9. En second lieu, si la société Caraïbes développement soutient qu'elle a subi des frais, correspondant au licenciement de son personnel et à la revente désavantageuse de ses équipements pour un montant de 200 000 euros, elle ne produit aucun justificatif permettant de l'établir, le compte d'exploitation prévisionnel dont elle se prévaut présentant trop d'incertitudes.
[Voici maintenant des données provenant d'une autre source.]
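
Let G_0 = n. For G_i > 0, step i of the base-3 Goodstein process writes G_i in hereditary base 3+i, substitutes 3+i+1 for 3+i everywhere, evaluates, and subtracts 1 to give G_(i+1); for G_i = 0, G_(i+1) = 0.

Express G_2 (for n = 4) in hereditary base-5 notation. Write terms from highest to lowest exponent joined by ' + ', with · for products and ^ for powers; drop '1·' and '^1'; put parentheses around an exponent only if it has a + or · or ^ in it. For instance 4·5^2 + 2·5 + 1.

4

G_0 = 4. HB_3(4) = 3 + 1. Bump = 5. G_1 = 4.
G_1 = 4. HB_4(4) = 4. Bump = 5. G_2 = 4.
G_2 = 4. HB_5(4) = 4. Bump = 4. G_3 = 3.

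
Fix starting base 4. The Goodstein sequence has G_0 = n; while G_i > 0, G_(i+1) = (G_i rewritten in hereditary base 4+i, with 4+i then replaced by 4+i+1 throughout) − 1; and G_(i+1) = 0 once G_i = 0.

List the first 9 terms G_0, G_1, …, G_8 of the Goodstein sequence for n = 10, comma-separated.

10, 11, 12, 13, 13, 13, 13, 13, 13

G_0 = 10. HB_4(10) = 2·4 + 2. Bump = 12. G_1 = 11.
G_1 = 11. HB_5(11) = 2·5 + 1. Bump = 13. G_2 = 12.
G_2 = 12. HB_6(12) = 2·6. Bump = 14. G_3 = 13.
G_3 = 13. HB_7(13) = 7 + 6. Bump = 14. G_4 = 13.
G_4 = 13. HB_8(13) = 8 + 5. Bump = 14. G_5 = 13.
G_5 = 13. HB_9(13) = 9 + 4. Bump = 14. G_6 = 13.
G_6 = 13. HB_10(13) = 10 + 3. Bump = 14. G_7 = 13.
G_7 = 13. HB_11(13) = 11 + 2. Bump = 14. G_8 = 13.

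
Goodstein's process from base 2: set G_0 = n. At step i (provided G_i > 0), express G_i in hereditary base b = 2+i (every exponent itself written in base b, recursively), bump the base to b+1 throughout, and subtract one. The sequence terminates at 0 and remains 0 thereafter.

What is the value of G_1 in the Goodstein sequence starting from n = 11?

84

base 2: 11 = 2^(2 + 1) + 2 + 1; at 3: 3^(3 + 1) + 3 + 1 = 85; next = 84
base 3: 84 = 3^(3 + 1) + 3; at 4: 4^(4 + 1) + 4 = 1028; next = 1027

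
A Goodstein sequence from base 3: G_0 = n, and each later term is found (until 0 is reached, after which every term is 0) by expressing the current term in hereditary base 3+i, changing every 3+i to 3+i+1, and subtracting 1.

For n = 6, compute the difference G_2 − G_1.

0

step 0: 6 = 2·3; sub 4 for 3: 2·4; = 8; G_1 = 8−1 = 7
step 1: 7 = 4 + 3; sub 5 for 4: 5 + 3; = 8; G_2 = 8−1 = 7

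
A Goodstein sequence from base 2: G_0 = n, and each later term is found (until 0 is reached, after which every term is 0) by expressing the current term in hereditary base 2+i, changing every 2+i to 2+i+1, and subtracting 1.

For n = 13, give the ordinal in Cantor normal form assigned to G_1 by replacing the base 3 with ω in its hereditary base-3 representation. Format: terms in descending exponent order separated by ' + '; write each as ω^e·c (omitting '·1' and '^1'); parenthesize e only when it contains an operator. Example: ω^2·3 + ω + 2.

13 —HB2→ 2^(2 + 1) + 2^2 + 1 —bump→ 3^(3 + 1) + 3^3 + 1 = 109 —(−1)→ 108
108 —HB3→ 3^(3 + 1) + 3^3 —bump→ 4^(4 + 1) + 4^4 = 1280 —(−1)→ 1279

ω^(ω + 1) + ω^ω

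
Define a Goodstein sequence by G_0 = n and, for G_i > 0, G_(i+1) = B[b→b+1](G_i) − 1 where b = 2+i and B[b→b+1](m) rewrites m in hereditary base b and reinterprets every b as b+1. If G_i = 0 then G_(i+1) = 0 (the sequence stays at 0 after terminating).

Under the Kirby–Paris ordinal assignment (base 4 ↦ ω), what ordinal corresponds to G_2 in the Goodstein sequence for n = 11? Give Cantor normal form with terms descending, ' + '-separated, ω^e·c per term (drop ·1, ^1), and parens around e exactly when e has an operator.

i=0: 11 = 2^(2 + 1) + 2 + 1 (b=2); 2→3: 3^(3 + 1) + 3 + 1 = 85; 85−1 = 84
i=1: 84 = 3^(3 + 1) + 3 (b=3); 3→4: 4^(4 + 1) + 4 = 1028; 1028−1 = 1027
i=2: 1027 = 4^(4 + 1) + 3 (b=4); 4→5: 5^(5 + 1) + 3 = 15628; 15628−1 = 15627

ω^(ω + 1) + 3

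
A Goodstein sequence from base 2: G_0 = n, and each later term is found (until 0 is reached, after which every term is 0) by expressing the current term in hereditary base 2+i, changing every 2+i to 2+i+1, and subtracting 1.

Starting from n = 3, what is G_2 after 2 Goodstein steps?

step 0: 3 = 2 + 1; sub 3 for 2: 3 + 1; = 4; G_1 = 4−1 = 3
step 1: 3 = 3; sub 4 for 3: 4; = 4; G_2 = 4−1 = 3
step 2: 3 = 3; sub 5 for 4: 3; = 3; G_3 = 3−1 = 2

3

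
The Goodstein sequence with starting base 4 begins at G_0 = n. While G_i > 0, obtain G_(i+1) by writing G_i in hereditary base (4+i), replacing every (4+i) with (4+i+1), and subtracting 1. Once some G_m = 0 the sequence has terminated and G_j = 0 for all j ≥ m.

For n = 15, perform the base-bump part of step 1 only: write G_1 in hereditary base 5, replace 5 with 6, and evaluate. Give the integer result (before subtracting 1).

20

[0] 15 ≡ 3·4 + 3 (base 4). Lift 5: 18. −1: 17.
[1] 17 ≡ 3·5 + 2 (base 5). Lift 6: 20. −1: 19.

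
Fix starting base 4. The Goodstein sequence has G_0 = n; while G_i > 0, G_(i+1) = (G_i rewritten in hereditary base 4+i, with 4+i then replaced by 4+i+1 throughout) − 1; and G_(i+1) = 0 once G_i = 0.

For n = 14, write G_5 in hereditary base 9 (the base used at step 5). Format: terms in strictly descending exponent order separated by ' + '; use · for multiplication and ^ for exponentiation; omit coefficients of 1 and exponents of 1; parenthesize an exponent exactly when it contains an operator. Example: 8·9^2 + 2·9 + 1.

step 0: 14 = 3·4 + 2; sub 5 for 4: 3·5 + 2; = 17; G_1 = 17−1 = 16
step 1: 16 = 3·5 + 1; sub 6 for 5: 3·6 + 1; = 19; G_2 = 19−1 = 18
step 2: 18 = 3·6; sub 7 for 6: 3·7; = 21; G_3 = 21−1 = 20
step 3: 20 = 2·7 + 6; sub 8 for 7: 2·8 + 6; = 22; G_4 = 22−1 = 21
step 4: 21 = 2·8 + 5; sub 9 for 8: 2·9 + 5; = 23; G_5 = 23−1 = 22

2·9 + 4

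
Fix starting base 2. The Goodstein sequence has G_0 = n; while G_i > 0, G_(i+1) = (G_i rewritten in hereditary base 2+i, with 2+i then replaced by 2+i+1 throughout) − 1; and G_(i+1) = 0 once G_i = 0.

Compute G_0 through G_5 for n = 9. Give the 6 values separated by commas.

i=0: 9 = 2^(2 + 1) + 1 (b=2); 2→3: 3^(3 + 1) + 1 = 82; 82−1 = 81
i=1: 81 = 3^(3 + 1) (b=3); 3→4: 4^(4 + 1) = 1024; 1024−1 = 1023
i=2: 1023 = 3·4^4 + 3·4^3 + 3·4^2 + 3·4 + 3 (b=4); 4→5: 3·5^5 + 3·5^3 + 3·5^2 + 3·5 + 3 = 9843; 9843−1 = 9842
i=3: 9842 = 3·5^5 + 3·5^3 + 3·5^2 + 3·5 + 2 (b=5); 5→6: 3·6^6 + 3·6^3 + 3·6^2 + 3·6 + 2 = 140744; 140744−1 = 140743
i=4: 140743 = 3·6^6 + 3·6^3 + 3·6^2 + 3·6 + 1 (b=6); 6→7: 3·7^7 + 3·7^3 + 3·7^2 + 3·7 + 1 = 2471827; 2471827−1 = 2471826

9, 81, 1023, 9842, 140743, 2471826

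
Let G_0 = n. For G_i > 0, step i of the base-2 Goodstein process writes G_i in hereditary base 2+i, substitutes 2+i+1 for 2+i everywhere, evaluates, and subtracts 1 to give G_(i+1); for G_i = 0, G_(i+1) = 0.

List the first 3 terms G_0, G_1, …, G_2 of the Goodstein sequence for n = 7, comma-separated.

7 —HB2→ 2^2 + 2 + 1 —bump→ 3^3 + 3 + 1 = 31 —(−1)→ 30
30 —HB3→ 3^3 + 3 —bump→ 4^4 + 4 = 260 —(−1)→ 259

7, 30, 259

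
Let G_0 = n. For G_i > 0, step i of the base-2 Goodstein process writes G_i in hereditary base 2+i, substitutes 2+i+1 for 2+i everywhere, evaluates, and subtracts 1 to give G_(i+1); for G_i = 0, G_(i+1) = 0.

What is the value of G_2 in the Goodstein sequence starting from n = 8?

[0] 8 ≡ 2^(2 + 1) (base 2). Lift 3: 81. −1: 80.
[1] 80 ≡ 2·3^3 + 2·3^2 + 2·3 + 2 (base 3). Lift 4: 554. −1: 553.
[2] 553 ≡ 2·4^4 + 2·4^2 + 2·4 + 1 (base 4). Lift 5: 6311. −1: 6310.

553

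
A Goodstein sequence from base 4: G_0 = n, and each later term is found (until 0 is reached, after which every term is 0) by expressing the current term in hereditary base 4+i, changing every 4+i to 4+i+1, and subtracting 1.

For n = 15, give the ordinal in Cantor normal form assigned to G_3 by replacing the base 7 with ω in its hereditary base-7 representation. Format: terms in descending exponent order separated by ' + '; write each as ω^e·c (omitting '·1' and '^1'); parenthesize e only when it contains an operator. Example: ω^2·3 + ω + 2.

ω·3

step 0: 15 = 3·4 + 3; sub 5 for 4: 3·5 + 3; = 18; G_1 = 18−1 = 17
step 1: 17 = 3·5 + 2; sub 6 for 5: 3·6 + 2; = 20; G_2 = 20−1 = 19
step 2: 19 = 3·6 + 1; sub 7 for 6: 3·7 + 1; = 22; G_3 = 22−1 = 21
step 3: 21 = 3·7; sub 8 for 7: 3·8; = 24; G_4 = 24−1 = 23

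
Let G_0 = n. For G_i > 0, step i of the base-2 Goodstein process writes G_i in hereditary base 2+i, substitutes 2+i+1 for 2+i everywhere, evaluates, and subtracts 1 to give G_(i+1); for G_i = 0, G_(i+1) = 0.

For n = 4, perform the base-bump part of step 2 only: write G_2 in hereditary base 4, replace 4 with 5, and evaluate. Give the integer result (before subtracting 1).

61

[0] 4 ≡ 2^2 (base 2). Lift 3: 27. −1: 26.
[1] 26 ≡ 2·3^2 + 2·3 + 2 (base 3). Lift 4: 42. −1: 41.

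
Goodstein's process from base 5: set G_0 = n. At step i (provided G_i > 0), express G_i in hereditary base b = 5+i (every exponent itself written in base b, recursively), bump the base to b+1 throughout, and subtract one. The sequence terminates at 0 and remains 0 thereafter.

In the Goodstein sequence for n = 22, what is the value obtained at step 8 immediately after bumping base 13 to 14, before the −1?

G_0 = 22. HB_5(22) = 4·5 + 2. Bump = 26. G_1 = 25.
G_1 = 25. HB_6(25) = 4·6 + 1. Bump = 29. G_2 = 28.
G_2 = 28. HB_7(28) = 4·7. Bump = 32. G_3 = 31.
G_3 = 31. HB_8(31) = 3·8 + 7. Bump = 34. G_4 = 33.
G_4 = 33. HB_9(33) = 3·9 + 6. Bump = 36. G_5 = 35.
G_5 = 35. HB_10(35) = 3·10 + 5. Bump = 38. G_6 = 37.
G_6 = 37. HB_11(37) = 3·11 + 4. Bump = 40. G_7 = 39.
G_7 = 39. HB_12(39) = 3·12 + 3. Bump = 42. G_8 = 41.

44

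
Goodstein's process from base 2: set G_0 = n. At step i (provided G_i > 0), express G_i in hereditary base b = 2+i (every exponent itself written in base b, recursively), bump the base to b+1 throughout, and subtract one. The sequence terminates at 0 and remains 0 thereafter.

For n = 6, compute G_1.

[0] 6 ≡ 2^2 + 2 (base 2). Lift 3: 30. −1: 29.
[1] 29 ≡ 3^3 + 2 (base 3). Lift 4: 258. −1: 257.

29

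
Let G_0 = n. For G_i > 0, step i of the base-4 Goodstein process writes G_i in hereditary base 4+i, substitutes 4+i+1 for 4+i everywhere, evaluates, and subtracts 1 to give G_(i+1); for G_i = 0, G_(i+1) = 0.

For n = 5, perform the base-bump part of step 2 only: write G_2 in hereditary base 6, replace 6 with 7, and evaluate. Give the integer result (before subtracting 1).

5

i=0: 5 = 4 + 1 (b=4); 4→5: 5 + 1 = 6; 6−1 = 5
i=1: 5 = 5 (b=5); 5→6: 6 = 6; 6−1 = 5
i=2: 5 = 5 (b=6); 6→7: 5 = 5; 5−1 = 4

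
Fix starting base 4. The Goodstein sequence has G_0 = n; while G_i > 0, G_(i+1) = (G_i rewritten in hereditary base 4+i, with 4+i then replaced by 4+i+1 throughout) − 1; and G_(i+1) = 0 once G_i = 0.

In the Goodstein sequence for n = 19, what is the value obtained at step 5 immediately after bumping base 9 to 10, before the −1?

G_0=19  [base 4] 4^2 + 3  →[4↦5]→  5^2 + 3 = 28  −1 ⇒ G_1=27
G_1=27  [base 5] 5^2 + 2  →[5↦6]→  6^2 + 2 = 38  −1 ⇒ G_2=37
G_2=37  [base 6] 6^2 + 1  →[6↦7]→  7^2 + 1 = 50  −1 ⇒ G_3=49
G_3=49  [base 7] 7^2  →[7↦8]→  8^2 = 64  −1 ⇒ G_4=63
G_4=63  [base 8] 7·8 + 7  →[8↦9]→  7·9 + 7 = 70  −1 ⇒ G_5=69
G_5=69  [base 9] 7·9 + 6  →[9↦10]→  7·10 + 6 = 76  −1 ⇒ G_6=75

76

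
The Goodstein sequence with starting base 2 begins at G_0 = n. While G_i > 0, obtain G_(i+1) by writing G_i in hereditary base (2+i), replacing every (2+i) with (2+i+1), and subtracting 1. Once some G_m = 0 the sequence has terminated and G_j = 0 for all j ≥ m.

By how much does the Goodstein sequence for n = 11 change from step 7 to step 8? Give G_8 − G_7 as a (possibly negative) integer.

step 0: 11 = 2^(2 + 1) + 2 + 1; sub 3 for 2: 3^(3 + 1) + 3 + 1; = 85; G_1 = 85−1 = 84
step 1: 84 = 3^(3 + 1) + 3; sub 4 for 3: 4^(4 + 1) + 4; = 1028; G_2 = 1028−1 = 1027
step 2: 1027 = 4^(4 + 1) + 3; sub 5 for 4: 5^(5 + 1) + 3; = 15628; G_3 = 15628−1 = 15627
step 3: 15627 = 5^(5 + 1) + 2; sub 6 for 5: 6^(6 + 1) + 2; = 279938; G_4 = 279938−1 = 279937
step 4: 279937 = 6^(6 + 1) + 1; sub 7 for 6: 7^(7 + 1) + 1; = 5764802; G_5 = 5764802−1 = 5764801
step 5: 5764801 = 7^(7 + 1); sub 8 for 7: 8^(8 + 1); = 134217728; G_6 = 134217728−1 = 134217727
step 6: 134217727 = 7·8^8 + 7·8^7 + 7·8^6 + 7·8^5 + 7·8^4 + 7·8^3 + 7·8^2 + 7·8 + 7; sub 9 for 8: 7·9^9 + 7·9^7 + 7·9^6 + 7·9^5 + 7·9^4 + 7·9^3 + 7·9^2 + 7·9 + 7; = 2749609303; G_7 = 2749609303−1 = 2749609302
step 7: 2749609302 = 7·9^9 + 7·9^7 + 7·9^6 + 7·9^5 + 7·9^4 + 7·9^3 + 7·9^2 + 7·9 + 6; sub 10 for 9: 7·10^10 + 7·10^7 + 7·10^6 + 7·10^5 + 7·10^4 + 7·10^3 + 7·10^2 + 7·10 + 6; = 70077777776; G_8 = 70077777776−1 = 70077777775

67328168473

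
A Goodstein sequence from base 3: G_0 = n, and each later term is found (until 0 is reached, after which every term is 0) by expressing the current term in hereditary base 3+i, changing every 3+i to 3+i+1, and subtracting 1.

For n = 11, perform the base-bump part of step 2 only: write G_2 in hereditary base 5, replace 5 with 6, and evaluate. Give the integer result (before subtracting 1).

36

11 —HB3→ 3^2 + 2 —bump→ 4^2 + 2 = 18 —(−1)→ 17
17 —HB4→ 4^2 + 1 —bump→ 5^2 + 1 = 26 —(−1)→ 25
25 —HB5→ 5^2 —bump→ 6^2 = 36 —(−1)→ 35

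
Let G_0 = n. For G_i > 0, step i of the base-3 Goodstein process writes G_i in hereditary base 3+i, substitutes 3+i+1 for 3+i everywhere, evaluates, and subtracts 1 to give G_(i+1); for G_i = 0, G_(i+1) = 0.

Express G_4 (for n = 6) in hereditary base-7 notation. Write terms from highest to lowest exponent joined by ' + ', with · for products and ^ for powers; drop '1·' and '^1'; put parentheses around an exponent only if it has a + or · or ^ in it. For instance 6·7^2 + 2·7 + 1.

7

6 —HB3→ 2·3 —bump→ 2·4 = 8 —(−1)→ 7
7 —HB4→ 4 + 3 —bump→ 5 + 3 = 8 —(−1)→ 7
7 —HB5→ 5 + 2 —bump→ 6 + 2 = 8 —(−1)→ 7
7 —HB6→ 6 + 1 —bump→ 7 + 1 = 8 —(−1)→ 7
7 —HB7→ 7 —bump→ 8 = 8 —(−1)→ 7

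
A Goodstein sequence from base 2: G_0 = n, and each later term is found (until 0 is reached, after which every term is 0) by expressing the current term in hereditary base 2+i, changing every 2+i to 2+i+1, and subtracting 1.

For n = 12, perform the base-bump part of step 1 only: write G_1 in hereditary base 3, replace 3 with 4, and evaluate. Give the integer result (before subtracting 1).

12 —HB2→ 2^(2 + 1) + 2^2 —bump→ 3^(3 + 1) + 3^3 = 108 —(−1)→ 107
107 —HB3→ 3^(3 + 1) + 2·3^2 + 2·3 + 2 —bump→ 4^(4 + 1) + 2·4^2 + 2·4 + 2 = 1066 —(−1)→ 1065

1066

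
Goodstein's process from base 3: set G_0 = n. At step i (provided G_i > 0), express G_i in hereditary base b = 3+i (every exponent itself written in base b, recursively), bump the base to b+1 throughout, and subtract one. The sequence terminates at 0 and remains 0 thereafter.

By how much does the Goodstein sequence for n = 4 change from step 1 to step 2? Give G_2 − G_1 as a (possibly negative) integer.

0

[0] 4 ≡ 3 + 1 (base 3). Lift 4: 5. −1: 4.
[1] 4 ≡ 4 (base 4). Lift 5: 5. −1: 4.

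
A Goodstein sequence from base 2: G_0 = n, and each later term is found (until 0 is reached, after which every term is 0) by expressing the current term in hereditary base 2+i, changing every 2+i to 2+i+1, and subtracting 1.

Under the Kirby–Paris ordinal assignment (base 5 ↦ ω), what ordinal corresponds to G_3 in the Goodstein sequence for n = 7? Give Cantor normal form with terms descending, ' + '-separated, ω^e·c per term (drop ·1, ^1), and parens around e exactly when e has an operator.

ω^ω + 2

i=0: 7 = 2^2 + 2 + 1 (b=2); 2→3: 3^3 + 3 + 1 = 31; 31−1 = 30
i=1: 30 = 3^3 + 3 (b=3); 3→4: 4^4 + 4 = 260; 260−1 = 259
i=2: 259 = 4^4 + 3 (b=4); 4→5: 5^5 + 3 = 3128; 3128−1 = 3127
i=3: 3127 = 5^5 + 2 (b=5); 5→6: 6^6 + 2 = 46658; 46658−1 = 46657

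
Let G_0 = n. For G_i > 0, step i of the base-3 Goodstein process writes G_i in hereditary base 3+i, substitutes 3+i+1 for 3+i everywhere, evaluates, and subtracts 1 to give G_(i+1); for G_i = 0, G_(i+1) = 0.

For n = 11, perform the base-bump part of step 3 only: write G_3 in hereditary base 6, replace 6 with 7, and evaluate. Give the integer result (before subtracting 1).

40

step 0: 11 = 3^2 + 2; sub 4 for 3: 4^2 + 2; = 18; G_1 = 18−1 = 17
step 1: 17 = 4^2 + 1; sub 5 for 4: 5^2 + 1; = 26; G_2 = 26−1 = 25
step 2: 25 = 5^2; sub 6 for 5: 6^2; = 36; G_3 = 36−1 = 35
step 3: 35 = 5·6 + 5; sub 7 for 6: 5·7 + 5; = 40; G_4 = 40−1 = 39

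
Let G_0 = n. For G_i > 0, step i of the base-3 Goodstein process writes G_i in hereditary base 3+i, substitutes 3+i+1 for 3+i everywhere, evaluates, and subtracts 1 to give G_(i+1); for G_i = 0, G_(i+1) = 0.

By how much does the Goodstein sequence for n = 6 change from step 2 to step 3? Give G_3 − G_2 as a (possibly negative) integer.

[0] 6 ≡ 2·3 (base 3). Lift 4: 8. −1: 7.
[1] 7 ≡ 4 + 3 (base 4). Lift 5: 8. −1: 7.
[2] 7 ≡ 5 + 2 (base 5). Lift 6: 8. −1: 7.

0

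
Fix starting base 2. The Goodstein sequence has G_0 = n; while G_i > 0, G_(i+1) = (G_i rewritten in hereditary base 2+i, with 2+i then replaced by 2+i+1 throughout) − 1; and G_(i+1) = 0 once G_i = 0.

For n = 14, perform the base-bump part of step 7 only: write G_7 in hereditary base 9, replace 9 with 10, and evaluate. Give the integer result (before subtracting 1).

100000555552

14 —HB2→ 2^(2 + 1) + 2^2 + 2 —bump→ 3^(3 + 1) + 3^3 + 3 = 111 —(−1)→ 110
110 —HB3→ 3^(3 + 1) + 3^3 + 2 —bump→ 4^(4 + 1) + 4^4 + 2 = 1282 —(−1)→ 1281
1281 —HB4→ 4^(4 + 1) + 4^4 + 1 —bump→ 5^(5 + 1) + 5^5 + 1 = 18751 —(−1)→ 18750
18750 —HB5→ 5^(5 + 1) + 5^5 —bump→ 6^(6 + 1) + 6^6 = 326592 —(−1)→ 326591
326591 —HB6→ 6^(6 + 1) + 5·6^5 + 5·6^4 + 5·6^3 + 5·6^2 + 5·6 + 5 —bump→ 7^(7 + 1) + 5·7^5 + 5·7^4 + 5·7^3 + 5·7^2 + 5·7 + 5 = 5862841 —(−1)→ 5862840
5862840 —HB7→ 7^(7 + 1) + 5·7^5 + 5·7^4 + 5·7^3 + 5·7^2 + 5·7 + 4 —bump→ 8^(8 + 1) + 5·8^5 + 5·8^4 + 5·8^3 + 5·8^2 + 5·8 + 4 = 134404972 —(−1)→ 134404971
134404971 —HB8→ 8^(8 + 1) + 5·8^5 + 5·8^4 + 5·8^3 + 5·8^2 + 5·8 + 3 —bump→ 9^(9 + 1) + 5·9^5 + 5·9^4 + 5·9^3 + 5·9^2 + 5·9 + 3 = 3487116549 —(−1)→ 3487116548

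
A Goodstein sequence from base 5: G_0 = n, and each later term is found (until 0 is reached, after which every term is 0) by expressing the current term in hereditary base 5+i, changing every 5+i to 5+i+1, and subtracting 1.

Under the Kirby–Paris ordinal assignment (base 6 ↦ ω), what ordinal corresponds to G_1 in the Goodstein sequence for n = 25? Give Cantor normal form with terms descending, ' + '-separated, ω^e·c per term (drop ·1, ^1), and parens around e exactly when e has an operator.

ω·5 + 5

(0) 25|_5 = 5^2 ↦ 6^2|_6 = 36 ⇒ 35
(1) 35|_6 = 5·6 + 5 ↦ 5·7 + 5|_7 = 40 ⇒ 39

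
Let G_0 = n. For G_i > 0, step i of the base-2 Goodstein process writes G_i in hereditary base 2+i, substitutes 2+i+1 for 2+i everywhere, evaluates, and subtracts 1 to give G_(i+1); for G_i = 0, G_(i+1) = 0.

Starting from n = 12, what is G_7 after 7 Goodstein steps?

12 —HB2→ 2^(2 + 1) + 2^2 —bump→ 3^(3 + 1) + 3^3 = 108 —(−1)→ 107
107 —HB3→ 3^(3 + 1) + 2·3^2 + 2·3 + 2 —bump→ 4^(4 + 1) + 2·4^2 + 2·4 + 2 = 1066 —(−1)→ 1065
1065 —HB4→ 4^(4 + 1) + 2·4^2 + 2·4 + 1 —bump→ 5^(5 + 1) + 2·5^2 + 2·5 + 1 = 15686 —(−1)→ 15685
15685 —HB5→ 5^(5 + 1) + 2·5^2 + 2·5 —bump→ 6^(6 + 1) + 2·6^2 + 2·6 = 280020 —(−1)→ 280019
280019 —HB6→ 6^(6 + 1) + 2·6^2 + 6 + 5 —bump→ 7^(7 + 1) + 2·7^2 + 7 + 5 = 5764911 —(−1)→ 5764910
5764910 —HB7→ 7^(7 + 1) + 2·7^2 + 7 + 4 —bump→ 8^(8 + 1) + 2·8^2 + 8 + 4 = 134217868 —(−1)→ 134217867
134217867 —HB8→ 8^(8 + 1) + 2·8^2 + 8 + 3 —bump→ 9^(9 + 1) + 2·9^2 + 9 + 3 = 3486784575 —(−1)→ 3486784574
3486784574 —HB9→ 9^(9 + 1) + 2·9^2 + 9 + 2 —bump→ 10^(10 + 1) + 2·10^2 + 10 + 2 = 100000000212 —(−1)→ 100000000211

3486784574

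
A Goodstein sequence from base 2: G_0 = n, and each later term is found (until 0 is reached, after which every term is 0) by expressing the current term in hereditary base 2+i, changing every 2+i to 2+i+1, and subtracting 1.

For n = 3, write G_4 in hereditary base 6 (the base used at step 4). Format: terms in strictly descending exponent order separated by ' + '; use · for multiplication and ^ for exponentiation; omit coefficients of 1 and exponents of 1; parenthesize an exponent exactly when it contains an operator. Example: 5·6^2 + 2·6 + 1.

1

(0) 3|_2 = 2 + 1 ↦ 3 + 1|_3 = 4 ⇒ 3
(1) 3|_3 = 3 ↦ 4|_4 = 4 ⇒ 3
(2) 3|_4 = 3 ↦ 3|_5 = 3 ⇒ 2
(3) 2|_5 = 2 ↦ 2|_6 = 2 ⇒ 1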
La société Caraïbes développement ne peut, dès lors, ainsi que l'a retenu le tribunal, être indemnisée à ce titre.

10. Il résulte de tout ce qui précède, sans qu'il y ait lieu pour la cour d'ordonner une expertise, que la société Caraïbes Développement n'est pas fondée à soutenir que c'est à tort que, par le jugement attaqué, le tribunal administratif de la Martinique a limité à 125 000 euros le montant de son indemnité.

Sur les frais liés à l'instance :

11. Il n'y a pas lieu, dans les circonstances de l'espèce, de faire application des dispositions de l'article L. 761-1 du code de justice administrative et de mettre à la charge de l'Etat une somme au titre des frais exposés par la société Caraïbes développement et non compris dans les dépens.

DECIDE :

Article 1er : La requête de la société Caraïbes développement est rejetée.

Article 2 : Les conclusions d'appel incident présentées par le ministre de l'intérieur et des outre-mer sont rejetées.

Article 3 : Le présent arrêt sera notifié à la société Caraïbes développement et au ministre de l'intérieur et des outre-mer.

Délibéré après l'audience du 24 octobre 2022 à laquelle siégeaient :

Mme Karine Butéri, présidente,

Mme Caroline Gaillard, première conseillère,

M. Anthony Duplan, premier conseiller,

Rendu public par mise à disposition au greffe, le 15 novembre 2022.

La rapporteure,

Caroline B

La présidente,

Karine ButériLa greffière,

Catherine Jussy

La République mande et ordonne au ministre de l'intérieur et des outre-mer en ce qui le concerne, et à tous commissaires de justice à ce requis, en ce qui concerne les voies de droit commun contre les parties privées, de pourvoir à l'exécution de la présente décision.